Porque son seres que solo dan, son amor y cariño absoluto e incondicional, y esta es una característica que, lamentablemente, las personas no tenemos. Y, además, los perros no juzgan, les da igual si eres gordo, flaco, blanco, asiático… y en una sociedad en la que nos sentimos juzgados constantemente, ese ‘no juzgar’ es una de las claves de los beneficios de la introducción de los perros en las terapias, y en la vida en general. Por ejemplo, se sabe que los niños que han crecido con mascotas tienen más interiorizado el tema de las responsabilidades, una personalidad más marcada, les beneficia en la lectura…

¿Y qué otros proyectos tienen en este sentido?

Tenemos bastantes. Además de la segunda oleada de este estudio en el Hospital Niño Jesús, seguimos dando soporte al Sant Joan de Deu de Barcelona y estamos empezando un proyecto en el Clínic con niños con problemas de desarrollo neuronal. Tenemos también un proyecto piloto en el hospital Sant Pau junto con el CTAC (Centro de Terapias Asistidas con Canes) para comprobar los beneficios de las terapias con perros en terapias de rehabilitación.

Fuera del sector hospitalario, tenemos un proyecto en la cárcel de mujeres de Wad-ras para que los perros ayuden a nivel emocional a los niños que viven en la cárcel con sus madres, otro para educar en los colegios a los niños sobre la tenencia responsables, en colegios ordinarios y también en colegios de educación especial…

Además de ayudar, nuestro objetivo es tener estudios científicos que demuestren los beneficios de estar terapias. En Purina hacemos alimentación para mascotas y nos basamos en la ciencia, pero ahora queremos demostrar, también con la ciencia, que el bienestar animal aporta también bienestar a las personas.

¿Hay algún grupo poblacional en el que funcionen especialmente bien este tipo de apoyos terapéuticos?
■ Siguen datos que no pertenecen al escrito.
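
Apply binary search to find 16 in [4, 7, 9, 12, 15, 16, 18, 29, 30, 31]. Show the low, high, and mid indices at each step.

Binary search for 16 in [4, 7, 9, 12, 15, 16, 18, 29, 30, 31]:

lo=0, hi=9, mid=4, arr[mid]=15 -> 15 < 16, search right half
lo=5, hi=9, mid=7, arr[mid]=29 -> 29 > 16, search left half
lo=5, hi=6, mid=5, arr[mid]=16 -> Found target at index 5!

Binary search finds 16 at index 5 after 3 comparisons. The search repeatedly halves the search space by comparing with the middle element.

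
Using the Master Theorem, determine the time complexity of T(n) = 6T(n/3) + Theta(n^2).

Master Theorem for T(n) = 6T(n/3) + O(n^2):

a = 6, b = 3, c = 2
log_b(a) = log_3(6) = 1.6309

Case 3: c = 2 > log_3(6) = 1.6309
T(n) = O(n^2) = O(n^2)

For T(n) = 6T(n/3) + O(n^2): log_3(6) = 1.6309. This is Case 3 of the Master Theorem (c > log_b(a), work dominated by root), giving O(n^2).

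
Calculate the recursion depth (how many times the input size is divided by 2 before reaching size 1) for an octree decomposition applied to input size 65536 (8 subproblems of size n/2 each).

For divide and conquer with division factor 2:

Problem sizes at each level:
Level 0: 65536
Level 1: 32768
Level 2: 16384
Level 3: 8192
Level 4: 4096
Level 5: 2048
Level 6: 1024
Level 7: 512
Level 8: 256
Level 9: 128
Level 10: 64
Level 11: 32
Level 12: 16
Level 13: 8
Level 14: 4
Level 15: 2
Level 16: 1

The root is level 0 and the size-1 base case is level 16 (the tree spans levels 0 through 16, i.e. 17 levels counting the root), so the depth is the number of divisions: log_2(65536) = 16

The recursion tree depth is log_2(65536) = 16. At each level, the problem size is divided by 2, so it takes 16 divisions to reduce to a base case of size 1. The algorithm makes 8 recursive calls at each level.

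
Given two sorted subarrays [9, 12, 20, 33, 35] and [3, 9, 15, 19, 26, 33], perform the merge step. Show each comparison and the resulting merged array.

Merging process:

Compare 9 vs 3: take 3 from right. Merged: [3]
Compare 9 vs 9: take 9 from left. Merged: [3, 9]
Compare 12 vs 9: take 9 from right. Merged: [3, 9, 9]
Compare 12 vs 15: take 12 from left. Merged: [3, 9, 9, 12]
Compare 20 vs 15: take 15 from right. Merged: [3, 9, 9, 12, 15]
Compare 20 vs 19: take 19 from right. Merged: [3, 9, 9, 12, 15, 19]
Compare 20 vs 26: take 20 from left. Merged: [3, 9, 9, 12, 15, 19, 20]
Compare 33 vs 26: take 26 from right. Merged: [3, 9, 9, 12, 15, 19, 20, 26]
Compare 33 vs 33: take 33 from left. Merged: [3, 9, 9, 12, 15, 19, 20, 26, 33]
Compare 35 vs 33: take 33 from right. Merged: [3, 9, 9, 12, 15, 19, 20, 26, 33, 33]
Append remaining from left: [35]. Merged: [3, 9, 9, 12, 15, 19, 20, 26, 33, 33, 35]

Final merged array: [3, 9, 9, 12, 15, 19, 20, 26, 33, 33, 35]
Total comparisons: 10

The merged array is [3, 9, 9, 12, 15, 19, 20, 26, 33, 33, 35], requiring 10 comparisons. The merge step runs in O(n) time where n is the total number of elements.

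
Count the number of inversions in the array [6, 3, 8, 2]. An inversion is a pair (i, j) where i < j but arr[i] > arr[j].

Finding inversions in [6, 3, 8, 2]:

(0, 1): arr[0]=6 > arr[1]=3
(0, 3): arr[0]=6 > arr[3]=2
(1, 3): arr[1]=3 > arr[3]=2
(2, 3): arr[2]=8 > arr[3]=2

Total inversions: 4

The array has 4 inversion(s): (0,1), (0,3), (1,3), (2,3). Each pair (i,j) satisfies i < j and arr[i] > arr[j].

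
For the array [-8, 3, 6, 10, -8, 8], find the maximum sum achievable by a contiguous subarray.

Using Kadane's algorithm on [-8, 3, 6, 10, -8, 8]:

Scanning through the array:
Position 1 (value 3): max_ending_here = 3, max_so_far = 3
Position 2 (value 6): max_ending_here = 9, max_so_far = 9
Position 3 (value 10): max_ending_here = 19, max_so_far = 19
Position 4 (value -8): max_ending_here = 11, max_so_far = 19
Position 5 (value 8): max_ending_here = 19, max_so_far = 19

Maximum subarray: [3, 6, 10]
Maximum sum: 19

The maximum subarray is [3, 6, 10] with sum 19. This subarray runs from index 1 to index 3.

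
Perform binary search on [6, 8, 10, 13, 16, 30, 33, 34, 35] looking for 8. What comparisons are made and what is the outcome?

Binary search for 8 in [6, 8, 10, 13, 16, 30, 33, 34, 35]:

lo=0, hi=8, mid=4, arr[mid]=16 -> 16 > 8, search left half
lo=0, hi=3, mid=1, arr[mid]=8 -> Found target at index 1!

Binary search finds 8 at index 1 after 2 comparisons. The search repeatedly halves the search space by comparing with the middle element.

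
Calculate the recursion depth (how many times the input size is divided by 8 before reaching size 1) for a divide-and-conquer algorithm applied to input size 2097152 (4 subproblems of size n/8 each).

For divide and conquer with division factor 8:

Problem sizes at each level:
Level 0: 2097152
Level 1: 262144
Level 2: 32768
Level 3: 4096
Level 4: 512
Level 5: 64
Level 6: 8
Level 7: 1

The root is level 0 and the size-1 base case is level 7 (the tree spans levels 0 through 7, i.e. 8 levels counting the root), so the depth is the number of divisions: log_8(2097152) = 7

The recursion tree depth is log_8(2097152) = 7. At each level, the problem size is divided by 8, so it takes 7 divisions to reduce to a base case of size 1. The algorithm makes 4 recursive calls at each level.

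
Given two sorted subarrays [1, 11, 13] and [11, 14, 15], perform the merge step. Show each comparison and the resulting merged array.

Merging process:

Compare 1 vs 11: take 1 from left. Merged: [1]
Compare 11 vs 11: take 11 from left. Merged: [1, 11]
Compare 13 vs 11: take 11 from right. Merged: [1, 11, 11]
Compare 13 vs 14: take 13 from left. Merged: [1, 11, 11, 13]
Append remaining from right: [14, 15]. Merged: [1, 11, 11, 13, 14, 15]

Final merged array: [1, 11, 11, 13, 14, 15]
Total comparisons: 4

The merged array is [1, 11, 11, 13, 14, 15], requiring 4 comparisons. The merge step runs in O(n) time where n is the total number of elements.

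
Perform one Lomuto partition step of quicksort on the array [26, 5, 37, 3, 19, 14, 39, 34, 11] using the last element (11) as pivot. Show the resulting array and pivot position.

Lomuto partition with pivot = 11:

Initial array: [26, 5, 37, 3, 19, 14, 39, 34, 11]

arr[0]=26 > 11: no swap
arr[1]=5 <= 11: swap with position 0, array becomes [5, 26, 37, 3, 19, 14, 39, 34, 11]
arr[2]=37 > 11: no swap
arr[3]=3 <= 11: swap with position 1, array becomes [5, 3, 37, 26, 19, 14, 39, 34, 11]
arr[4]=19 > 11: no swap
arr[5]=14 > 11: no swap
arr[6]=39 > 11: no swap
arr[7]=34 > 11: no swap

Place pivot at position 2: [5, 3, 11, 26, 19, 14, 39, 34, 37]
Pivot position: 2

After partitioning with pivot 11, the array becomes [5, 3, 11, 26, 19, 14, 39, 34, 37]. The pivot is placed at index 2. All elements to the left of the pivot are <= 11, and all elements to the right are > 11.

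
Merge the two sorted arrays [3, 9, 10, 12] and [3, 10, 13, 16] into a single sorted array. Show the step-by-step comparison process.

Merging process:

Compare 3 vs 3: take 3 from left. Merged: [3]
Compare 9 vs 3: take 3 from right. Merged: [3, 3]
Compare 9 vs 10: take 9 from left. Merged: [3, 3, 9]
Compare 10 vs 10: take 10 from left. Merged: [3, 3, 9, 10]
Compare 12 vs 10: take 10 from right. Merged: [3, 3, 9, 10, 10]
Compare 12 vs 13: take 12 from left. Merged: [3, 3, 9, 10, 10, 12]
Append remaining from right: [13, 16]. Merged: [3, 3, 9, 10, 10, 12, 13, 16]

Final merged array: [3, 3, 9, 10, 10, 12, 13, 16]
Total comparisons: 6

The merged array is [3, 3, 9, 10, 10, 12, 13, 16], requiring 6 comparisons. The merge step runs in O(n) time where n is the total number of elements.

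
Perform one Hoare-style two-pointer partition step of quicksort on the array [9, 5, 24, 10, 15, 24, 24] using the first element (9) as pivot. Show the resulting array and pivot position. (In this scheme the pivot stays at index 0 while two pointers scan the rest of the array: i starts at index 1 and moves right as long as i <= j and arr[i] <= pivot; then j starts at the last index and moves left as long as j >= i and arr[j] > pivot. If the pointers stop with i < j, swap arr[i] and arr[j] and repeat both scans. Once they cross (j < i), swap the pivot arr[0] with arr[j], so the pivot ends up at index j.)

Hoare-style two-pointer partition with pivot = 9:

Initial array: [9, 5, 24, 10, 15, 24, 24]

Pointers start at i = 1, j = 6.
i ends at 2, j ends at 1: the pointers have crossed (j < i), so scanning stops.

Swap pivot arr[0] with arr[1] to place pivot at position 1: [5, 9, 24, 10, 15, 24, 24]
Pivot position: 1

After partitioning with pivot 9, the array becomes [5, 9, 24, 10, 15, 24, 24]. The pivot is placed at index 1. All elements to the left of the pivot are <= 9, and all elements to the right are > 9.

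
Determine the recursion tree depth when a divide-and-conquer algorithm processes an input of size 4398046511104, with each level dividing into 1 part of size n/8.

For divide and conquer with division factor 8:

Problem sizes at each level:
Level 0: 4398046511104
Level 1: 549755813888
Level 2: 68719476736
Level 3: 8589934592
Level 4: 1073741824
Level 5: 134217728
Level 6: 16777216
Level 7: 2097152
Level 8: 262144
Level 9: 32768
Level 10: 4096
Level 11: 512
Level 12: 64
Level 13: 8
Level 14: 1

The root is level 0 and the size-1 base case is level 14 (the tree spans levels 0 through 14, i.e. 15 levels counting the root), so the depth is the number of divisions: log_8(4398046511104) = 14

The recursion tree depth is log_8(4398046511104) = 14. At each level, the problem size is divided by 8, so it takes 14 divisions to reduce to a base case of size 1. The algorithm makes 1 recursive call at each level.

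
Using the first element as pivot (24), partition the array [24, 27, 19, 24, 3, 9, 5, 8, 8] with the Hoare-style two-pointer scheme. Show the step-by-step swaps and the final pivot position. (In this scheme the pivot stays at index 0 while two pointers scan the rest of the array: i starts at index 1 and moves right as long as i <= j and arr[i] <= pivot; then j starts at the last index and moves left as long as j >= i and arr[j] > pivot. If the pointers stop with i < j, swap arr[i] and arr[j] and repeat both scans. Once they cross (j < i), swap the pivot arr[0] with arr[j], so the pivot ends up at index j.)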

Todos podemos beneficiarnos de convivir con una mascota, pero es cierto que con los niños los resultados son espectaculares. Por ejemplo, en los hospitales. En el Hospital Sant Joan de Déu Barcelona los perros están el hospital, y solo por eso, los niños van más motivados a hacerse pruebas, están más tranquilos si tienen que hacerse un análisis… Y dentro de los niños, muy especialmente en los niños con algún tipo de trastorno, como niños con TEA. En este ámbito, adiestramos perros asistentes para estos niños y es brutal cómo nos dicen las familias que les cambia la vida, cómo les ayudan a estos niños controlar la ansiedad en determinadas situaciones, a pasear por la calle… y hacer mil cosas que antes no podía hacer y que ahora sí hacen gracias al perro, incluso les ayudan a dormir mejor. Es muy emocionante, y da sentido a todo lo que hacemos cada día, porque es un beneficio para las mascotas, para las personas y para la sociedad en su conjunto.